Most customers initially compare the landed tariff against the grid tariff. We encourage customers to look beyond this and evaluate projects using Levelized Cost of Electricity (LCOE), which provides a more complete view of lifetime savings and risk-adjusted returns.
With multiple public and private banks offering green financing at competitive rates, how does Candi Solar’s financing model solve customer needs differently? What specific pain points does it address?
Bank financing solves only one part of the problem, which is access to capital. What customers are increasingly realizing is that financing alone does not guarantee performance, savings, or operational reliability.

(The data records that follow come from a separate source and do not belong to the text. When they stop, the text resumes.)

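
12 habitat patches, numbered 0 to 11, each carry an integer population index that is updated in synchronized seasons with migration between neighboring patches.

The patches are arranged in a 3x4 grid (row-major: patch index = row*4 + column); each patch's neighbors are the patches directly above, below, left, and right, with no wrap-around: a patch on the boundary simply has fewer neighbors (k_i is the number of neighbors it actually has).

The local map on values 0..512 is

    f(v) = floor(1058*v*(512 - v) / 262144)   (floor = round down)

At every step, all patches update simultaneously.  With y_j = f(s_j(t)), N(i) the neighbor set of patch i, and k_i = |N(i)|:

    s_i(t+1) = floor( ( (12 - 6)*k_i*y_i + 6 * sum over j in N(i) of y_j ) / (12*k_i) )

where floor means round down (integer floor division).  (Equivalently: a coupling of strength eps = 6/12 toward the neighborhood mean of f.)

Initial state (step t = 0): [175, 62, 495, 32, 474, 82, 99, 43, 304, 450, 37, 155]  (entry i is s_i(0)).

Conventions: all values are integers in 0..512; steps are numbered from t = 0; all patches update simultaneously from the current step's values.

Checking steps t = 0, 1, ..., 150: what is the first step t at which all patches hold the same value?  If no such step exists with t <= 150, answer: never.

Answer: 5
Key observation: Synchronization is absorbing here: once all patches are equal they stay equal, and step 5 is the first all-equal step.

Derivation:
t=0: [175, 62, 495, 32, 474, 82, 99, 43, 304, 450, 37, 155]  (not all equal)
t=1: [165, 124, 72, 59, 141, 128, 123, 115, 173, 133, 118, 149]  (not all equal)
t=2: [216, 189, 145, 131, 216, 199, 183, 178, 221, 205, 195, 201]  (not all equal)
t=3: [255, 243, 221, 213, 257, 250, 240, 235, 257, 253, 249, 248]  (not all equal)
t=4: [263, 262, 260, 258, 264, 263, 262, 261, 264, 264, 263, 263]  (not all equal)
t=5: [264, 264, 264, 264, 264, 264, 264, 264, 264, 264, 264, 264]  (all equal)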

Even before a plant is commissioned, when customers go in a CAPEX model, they are exposed to construction-stage risks like delays in execution, oversizing systems to maximize billing, or compromises on equipment quality – because engineering, procurement, and construction (EPC) are typically paid for construction, not for long-term performance.

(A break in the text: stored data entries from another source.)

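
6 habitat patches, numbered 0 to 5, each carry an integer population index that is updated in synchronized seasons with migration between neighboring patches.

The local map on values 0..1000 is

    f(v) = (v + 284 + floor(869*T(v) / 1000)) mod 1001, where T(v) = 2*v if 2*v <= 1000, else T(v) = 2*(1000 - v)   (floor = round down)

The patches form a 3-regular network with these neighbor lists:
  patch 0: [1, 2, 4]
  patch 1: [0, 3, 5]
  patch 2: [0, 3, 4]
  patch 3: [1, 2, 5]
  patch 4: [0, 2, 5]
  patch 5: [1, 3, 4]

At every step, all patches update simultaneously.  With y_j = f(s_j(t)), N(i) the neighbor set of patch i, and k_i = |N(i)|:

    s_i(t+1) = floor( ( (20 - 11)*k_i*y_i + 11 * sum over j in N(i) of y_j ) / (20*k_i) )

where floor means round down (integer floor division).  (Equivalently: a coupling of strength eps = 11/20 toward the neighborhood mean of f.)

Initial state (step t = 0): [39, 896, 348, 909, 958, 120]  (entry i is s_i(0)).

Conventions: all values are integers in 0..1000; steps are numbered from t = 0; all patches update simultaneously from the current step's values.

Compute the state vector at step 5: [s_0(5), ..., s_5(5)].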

Once the project is commissioned, the responsibility of managing the asset, ensuring uptime, and delivering promised savings still sits entirely with the customer. Candi’s model addresses this gap.

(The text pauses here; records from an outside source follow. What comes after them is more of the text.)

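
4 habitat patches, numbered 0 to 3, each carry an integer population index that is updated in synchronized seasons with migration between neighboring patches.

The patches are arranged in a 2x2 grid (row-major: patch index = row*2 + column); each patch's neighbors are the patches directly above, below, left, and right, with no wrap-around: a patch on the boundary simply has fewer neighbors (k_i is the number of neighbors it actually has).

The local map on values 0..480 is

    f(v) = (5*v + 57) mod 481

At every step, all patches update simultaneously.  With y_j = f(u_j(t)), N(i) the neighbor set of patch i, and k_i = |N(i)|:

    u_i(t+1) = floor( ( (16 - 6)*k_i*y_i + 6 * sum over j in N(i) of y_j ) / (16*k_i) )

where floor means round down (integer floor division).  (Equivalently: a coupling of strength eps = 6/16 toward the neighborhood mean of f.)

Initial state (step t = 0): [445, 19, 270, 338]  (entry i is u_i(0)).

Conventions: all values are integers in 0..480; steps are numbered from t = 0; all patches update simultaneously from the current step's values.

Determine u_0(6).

Answer: u_0(6) = 179

Derivation:
t=0: [445, 19, 270, 338]
t=1: [335, 219, 402, 301]
t=2: [243, 195, 165, 136]
t=3: [282, 149, 356, 248]
t=4: [149, 267, 313, 343]
t=5: [314, 390, 233, 319]
t=6: [179, 125, 236, 194]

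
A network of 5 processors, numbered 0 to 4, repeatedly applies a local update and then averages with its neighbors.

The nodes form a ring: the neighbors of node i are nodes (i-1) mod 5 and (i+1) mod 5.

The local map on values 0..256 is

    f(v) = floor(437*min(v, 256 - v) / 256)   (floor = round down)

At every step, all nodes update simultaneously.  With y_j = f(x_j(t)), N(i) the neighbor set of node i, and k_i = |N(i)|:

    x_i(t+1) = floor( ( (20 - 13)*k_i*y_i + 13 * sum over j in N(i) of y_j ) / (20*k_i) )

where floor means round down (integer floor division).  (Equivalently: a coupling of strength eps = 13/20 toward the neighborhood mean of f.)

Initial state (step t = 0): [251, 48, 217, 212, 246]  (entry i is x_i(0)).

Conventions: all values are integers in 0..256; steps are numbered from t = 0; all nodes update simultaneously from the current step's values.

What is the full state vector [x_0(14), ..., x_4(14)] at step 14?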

Similar to a bank loan, the solar plant sits on the customer’s books, allowing them to claim GST input credit and accelerated depreciation. However, the difference lies in risk allocation. Customers pay only for the electricity generated, at a contracted rate of ₹/kWh.
This means the risk of construction quality, execution, operations, and long-term performance is contractually transferred to Candi Solar. As a result, the financial projections made at the outset are realized in practice, not just on paper.
We don’t just help customers build solar assets. We ensure those assets deliver consistent value over their entire lifecycle.
How are Indian C&I customers approaching battery energy storage systems today? Which learnings from South Africa are most applicable to India, and how do you see BESS pricing evolving in the near and longer term?
Battery storage adoption in India is still at a developing stage. Customers are primarily exploring BESS for three reasons: achieving net-zero operations, arbitraging peak and off-peak tariffs, and meeting regulatory mandates in certain states such as Rajasthan.
Unlike South Africa, where grid instability makes the value of storage immediately clear, the current pricing premium in India does not yet make economic sense at scale. However, prices are trending downward, and as technology improves and manufacturing scales, adoption is expected to increase meaningfully.
How has ALMM influenced your module procurement strategy? What are the key procurement bottlenecks, and how are you navigating them?
ALMM has introduced uncertainty into availability, pricing, and timelines, directly impacting project planning. The key challenge is not just cost, but predictability. Even when customers are willing to absorb higher prices, availability constraints can affect commissioning schedules and overall project economics.
Our approach has been to assume ALMM implementation as scheduled, complete previously signed projects using available modules where possible, and be transparent with new customers about potential pricing changes and commissioning delays.
We are proactively managing expectations and sharing risks upfront rather than absorbing uncertainty later in the project lifecycle.
What are your main on-ground execution challenges across markets: permits, DISCOM processes, land acquisition, EPC capacity, or grid connectivity? Which of these could evolve into opportunity areas for installers and developers?
Grid connectivity and land acquisition have emerged as the most significant execution challenges, particularly for open-access projects. Substation availability, transmission approvals, and right-of-way constraints are increasingly becoming bottlenecks.
At the same time, these challenges create opportunities for EPCs and developers who can build strong capabilities in land aggregation and grid integration. Execution quality will increasingly differentiate serious players in the market.